Structurally, it is much the same as table 4 except that it is organised as age groups standardised for dose rather than the other way round (no details of the standardisation procedures are given). Of the innumerable possible lines, figure 2 displays three (drawn through three different versions of the data set which assume different ages at which the carcinogenic mechanism begins). The three lines all fit the data points within 90% confidence limits. Doll and Peto prefer the middle one, originating at age 22, because lung cancer rates are supposed to be a function of years of smoking rather than the past five or ten years or years since birth.
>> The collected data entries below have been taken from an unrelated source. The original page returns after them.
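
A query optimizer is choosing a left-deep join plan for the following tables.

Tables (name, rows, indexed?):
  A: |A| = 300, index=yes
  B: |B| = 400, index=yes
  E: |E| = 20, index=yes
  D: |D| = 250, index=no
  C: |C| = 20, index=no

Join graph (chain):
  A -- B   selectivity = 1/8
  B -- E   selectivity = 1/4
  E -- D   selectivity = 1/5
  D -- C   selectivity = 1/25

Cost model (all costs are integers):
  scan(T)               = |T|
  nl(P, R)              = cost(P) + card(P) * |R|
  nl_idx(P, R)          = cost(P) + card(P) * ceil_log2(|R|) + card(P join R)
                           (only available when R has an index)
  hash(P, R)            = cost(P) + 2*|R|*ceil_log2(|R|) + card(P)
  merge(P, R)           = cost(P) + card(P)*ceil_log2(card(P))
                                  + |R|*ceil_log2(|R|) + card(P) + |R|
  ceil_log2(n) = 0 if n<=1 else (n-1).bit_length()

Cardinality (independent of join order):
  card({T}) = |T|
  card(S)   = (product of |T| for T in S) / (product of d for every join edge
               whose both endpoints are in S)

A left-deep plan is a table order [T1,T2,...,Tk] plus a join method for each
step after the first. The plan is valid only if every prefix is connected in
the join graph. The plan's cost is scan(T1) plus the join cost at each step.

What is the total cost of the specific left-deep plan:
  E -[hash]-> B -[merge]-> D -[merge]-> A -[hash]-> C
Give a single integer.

5586690

step 1: scan E: cost=20, card=20
step 2: join B via hash
    card(P join B) = 20*400/(4) = 2000
    cost = 20 + 2*400*9 + 20 = 7240
step 3: join D via merge
    card(P join D) = 2000*250/(5) = 100000
    cost = 7240 + 2000*11 + 250*8 + 2000 + 250 = 33490
step 4: join A via merge
    card(P join A) = 100000*300/(8) = 3750000
    cost = 33490 + 100000*17 + 300*9 + 100000 + 300 = 1836490
step 5: join C via hash
    card(P join C) = 3750000*20/(25) = 3000000
    cost = 1836490 + 2*20*5 + 3750000 = 5586690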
There are, however, two slight snags about this. One is that the candidate lines, projected upwards into the age groups excluded from analysis, ought to graze a ninth data point. In fact it lies lower down than the eighth and the seventh point. The other is that the formulae involve an nth power of duration of the mechanism. If, as with the left hand line, the power n is three, the model assumes a three stage process in which a single cell undergoes three changes (‘hits’) to become cancerous. In the right hand line, n is 7.2 and in the middle one it is 4.5, but there is no such thing as 0.2 or 0.5 of a hit. The authors conclude that “It is clear that the only whole-number exponents of smoking duration which can possibly fit these data are 4 or 5.”
It is not difficult to imagine what Burch will have made of this. He nowhere accorded the Doll-Peto paper an extended discussion but there are brief references to it in his later work. The two most important of these are in the otherwise minor Smoking, lung cancer and hypothesis testing (1981) and in The Surgeon General’s Criteria (1983). The first briefly rehearses the Armitage-Doll exchange and continues:
These particular difficulties have now been circumvented by a two-hit model in which incidence in men smoking 40 or fewer cigarettes per day is said to be proportional to (cigarettes per day + 6)2 · (age-22.5)4.5. However, incidence at ages below 22.5 years becomes meaningless – although observed values are not negligible – and it is inconceivable that in non-smokers (at least), the first step(s) in a multi-hit, multi-stage mechanism will not have occurred before 22.5 years. Probably any initiator model based on realistic premises will fail to account for the observed lack of dependence of mortality ratios on age, the average age of onset in light and heavy smokers, and the dependence of age-specific death-rates on age in countries of low and high levels of lung cancer.
The second reads:
Many of us will have been impressed by the striking linearity of the graph of annual death-rates vs average smoking rate in Doll and Hill’s study of British doctors. However, theory suggested that a multi-hit (at least 2-hit) mechanism of tobacco-carcinogenesis is necessary to account for the age-dependent features of lung cancer. Doll and Peto were able to show that a quadratic relationship gives a better interpretation of suitably analysed data for British doctors (based on 539 deaths) provided that the point for men smoking more than 40 cigarettes a day is ignored. The Surgeon General’s Report… shows a sub-linear “dose-response” relationship for Japanese males of all ages. Invariance of the form of the “dose-response” relationship relation (or better, association) appears to be absent.
In short, the new dose-response relationship was tortured out of a small data set, raises as many problems as it solves and only fits an unrepresentative sample of British males. Burch did not bother further with it in his later work on smoking and lung cancer.